Time to get over the shock and focus on levels. $SPX hit a level today that’s relevant for 4 reasons. For one it was Mella’s ‘poop your pants target”, it was also the near the December 2018 low and it was the .382 fib going back to the 2009 low:
$ES futures hit the December 2018 lows and the .382 fib support confluence. Big level of support hence the big bounce.
All technically nifty for a nice bounce. Indeed we rallied 200 handles off of that target zone today before seeing markets give it all away again.
But $SPX did something else altogether, something very rare and something historically extremely meaningful.

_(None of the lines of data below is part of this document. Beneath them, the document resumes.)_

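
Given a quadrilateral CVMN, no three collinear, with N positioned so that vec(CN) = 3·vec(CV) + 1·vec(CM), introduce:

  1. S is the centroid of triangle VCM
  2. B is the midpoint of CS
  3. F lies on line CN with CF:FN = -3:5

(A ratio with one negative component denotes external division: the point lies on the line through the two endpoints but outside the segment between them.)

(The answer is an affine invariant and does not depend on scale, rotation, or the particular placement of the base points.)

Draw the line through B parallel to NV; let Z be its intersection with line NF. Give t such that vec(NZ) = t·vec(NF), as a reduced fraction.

Work in coordinates with C = (0, 0), V = (1, 0), M = (0, 1), N = (3, 1).
1. S is the centroid of triangle VCM ⇒ S = (1/3, 1/3)
2. B is the midpoint of CS ⇒ B = (1/6, 1/6)
3. F lies on line CN with CF:FN = -3:5 ⇒ F = (-9/2, -3/2)
through B parallel to NV: direction (-2, -1); meets NF at Z = (-1/2, -1/6)
Z = N + t·(F−N) with t = 7/15

t = 7/15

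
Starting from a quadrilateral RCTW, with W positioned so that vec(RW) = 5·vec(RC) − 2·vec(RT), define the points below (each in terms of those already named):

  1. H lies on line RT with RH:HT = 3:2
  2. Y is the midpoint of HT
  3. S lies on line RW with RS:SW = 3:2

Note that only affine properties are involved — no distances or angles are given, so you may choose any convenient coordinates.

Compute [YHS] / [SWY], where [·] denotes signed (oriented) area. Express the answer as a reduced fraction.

[YHS]:[SWY] = 3/8

Set R = (0, 0), C = (1, 0), T = (0, 1), W = (5, -2); any affine frame gives the same invariant.
1. H lies on line RT with RH:HT = 3:2 ⇒ H = (0, 3/5)
2. Y is the midpoint of HT ⇒ Y = (0, 4/5)
3. S lies on line RW with RS:SW = 3:2 ⇒ S = (3, -6/5)
2·[YHS] = 3/5, 2·[SWY] = 8/5
[YHS]:[SWY] = 3/5:8/5 = 3/8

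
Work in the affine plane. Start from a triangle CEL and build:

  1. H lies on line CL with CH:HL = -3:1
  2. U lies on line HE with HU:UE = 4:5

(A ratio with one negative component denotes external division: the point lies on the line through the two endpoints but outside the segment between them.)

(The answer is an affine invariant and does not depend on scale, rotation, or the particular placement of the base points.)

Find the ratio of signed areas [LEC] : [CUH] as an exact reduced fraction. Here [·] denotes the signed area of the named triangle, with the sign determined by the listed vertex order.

[LEC]:[CUH] = -3/2

Assign C = (0, 0), E = (1, 0), L = (0, 1) — the answer is frame-independent, so this choice is without loss of generality.
1. H lies on line CL with CH:HL = -3:1 ⇒ H = (0, 3/2)
2. U lies on line HE with HU:UE = 4:5 ⇒ U = (4/9, 5/6)
2·[LEC] = -1, 2·[CUH] = 2/3
[LEC]:[CUH] = -1:2/3 = -3/2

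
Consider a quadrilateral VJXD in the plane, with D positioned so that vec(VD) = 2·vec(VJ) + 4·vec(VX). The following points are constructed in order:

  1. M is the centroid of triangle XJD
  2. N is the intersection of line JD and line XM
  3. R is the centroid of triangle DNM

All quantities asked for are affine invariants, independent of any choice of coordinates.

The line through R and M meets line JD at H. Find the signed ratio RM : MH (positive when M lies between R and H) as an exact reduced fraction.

RM:MH = -2/3

Assign V = (0, 0), J = (1, 0), X = (0, 1), D = (2, 4) — the answer is frame-independent, so this choice is without loss of generality.
1. M is the centroid of triangle XJD ⇒ M = (1, 5/3)
2. N is the intersection of line JD and line XM ⇒ N = (3/2, 2)
3. R is the centroid of triangle DNM ⇒ R = (3/2, 23/9)
line RM meets JD at H = (7/4, 3)
M = R + t·(H−R) with t = -2, so RM:MH = -2:3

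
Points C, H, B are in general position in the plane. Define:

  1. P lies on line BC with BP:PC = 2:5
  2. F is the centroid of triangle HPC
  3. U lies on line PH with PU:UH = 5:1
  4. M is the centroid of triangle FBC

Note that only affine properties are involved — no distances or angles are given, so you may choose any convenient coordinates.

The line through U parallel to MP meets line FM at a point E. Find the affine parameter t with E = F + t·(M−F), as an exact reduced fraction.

t = -26/9

Assign C = (0, 0), H = (1, 0), B = (0, 1) — the answer is frame-independent, so this choice is without loss of generality.
1. P lies on line BC with BP:PC = 2:5 ⇒ P = (0, 5/7)
2. F is the centroid of triangle HPC ⇒ F = (1/3, 5/21)
3. U lies on line PH with PU:UH = 5:1 ⇒ U = (5/6, 5/42)
4. M is the centroid of triangle FBC ⇒ M = (1/9, 26/63)
through U parallel to MP: direction (-1/9, 19/63); meets FM at E = (79/81, -151/567)
E = F + t·(M−F) with t = -26/9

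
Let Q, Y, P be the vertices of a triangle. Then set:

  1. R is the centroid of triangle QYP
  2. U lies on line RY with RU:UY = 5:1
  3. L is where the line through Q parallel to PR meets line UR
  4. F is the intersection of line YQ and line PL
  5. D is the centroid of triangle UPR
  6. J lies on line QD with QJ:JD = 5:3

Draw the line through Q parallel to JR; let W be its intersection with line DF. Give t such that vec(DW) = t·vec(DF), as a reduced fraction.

t = -8/11

Choose coordinates Q = (0, 0), Y = (1, 0), P = (0, 1).
1. R is the centroid of triangle QYP ⇒ R = (1/3, 1/3)
2. U lies on line RY with RU:UY = 5:1 ⇒ U = (8/9, 1/18)
3. L is where the line through Q parallel to PR meets line UR ⇒ L = (-1/3, 2/3)
4. F is the intersection of line YQ and line PL ⇒ F = (-1, 0)
5. D is the centroid of triangle UPR ⇒ D = (11/27, 25/54)
6. J lies on line QD with QJ:JD = 5:3 ⇒ J = (55/216, 125/432)
through Q parallel to JR: direction (17/216, 19/432); meets DF at W = (425/297, 475/594)
W = D + t·(F−D) with t = -8/11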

$SPX hit the quarterly 20MA:
This is a monster chart. Let me explain.
Firstly understand that the quarterly 20MA is a major pivot level. It rarely gets touched. The bull market from the late 1980s into the 2000 top found it to be a key support time and time again. Indeed that 20MA area served as support during the 1987 crash as well as the 1991 recession. Then it wasn’t tagged until the 2001 recession following the 2000 top.
Following the bottom in 2002 it then served as resistance in 2004 before then not being touched again until 2008. Following the 2009 bottom it again served as resistance again in 2010 before becoming support in 2012.
$SPX hasn’t touched it since. Until today. It got close in December 2018, but didn’t quite touch it. So tagging it has been a long time coming.
Now there’s another moving average in the chart, the quarterly 5 EMA.
This one gets tagged regularly. In uptrends it’s support, in down trends it’s resistance. And guess what? Each time the quarterly 20 MA gets tagged we see a counter reaction in the following quarter to the 5 EMA.
Show me one time that hasn’t happened. I bet you can’t.
Which means this: This quarter is coming to an end in 2 weeks. $SPX will close where it will close, but it has an appointment with the quarterly 5 EMA during the next quarter.
Currently that 5 EMA is at 2813. That number will change, but this chart history suggests a case for a sizable rally to come once a bottom has confirmed.
In 2000 and 2008 the retags of the quarterly 5 EMA were rejected for new lows to come and the full bear market began to unfold. The only way for $SPX to avoid that fate is to regain the quarterly 5 EMA and avoid a cross of the 2 MA’s for once a cross happens it’s game over and the bear commences in full swing.
Currently the 5 EMA is still far above the quarterly 20MA but in time these will meet, unless $SPX can rally hard and get above the 5 EMA in short order, as in 1984 or 1991 for example.
Which case will it be? Past trend breaks may be informative in that regard:
The 2000 and 2008 turns came on major trend breaks. This trend here too is broken, but it already broke in the 2018 and the Fed induced liquidity rally managed to make new highs while retesting the broken trend line from the under side several times. Each of these attempts has failed. All of this is ominous for battered bulls.
Either way a quarterly 5 EMA tag is coming and this is where the big battle for control will take place. But for the right here and now $SPX still needs to form a confirmed low. Once it does traders have something to aim for.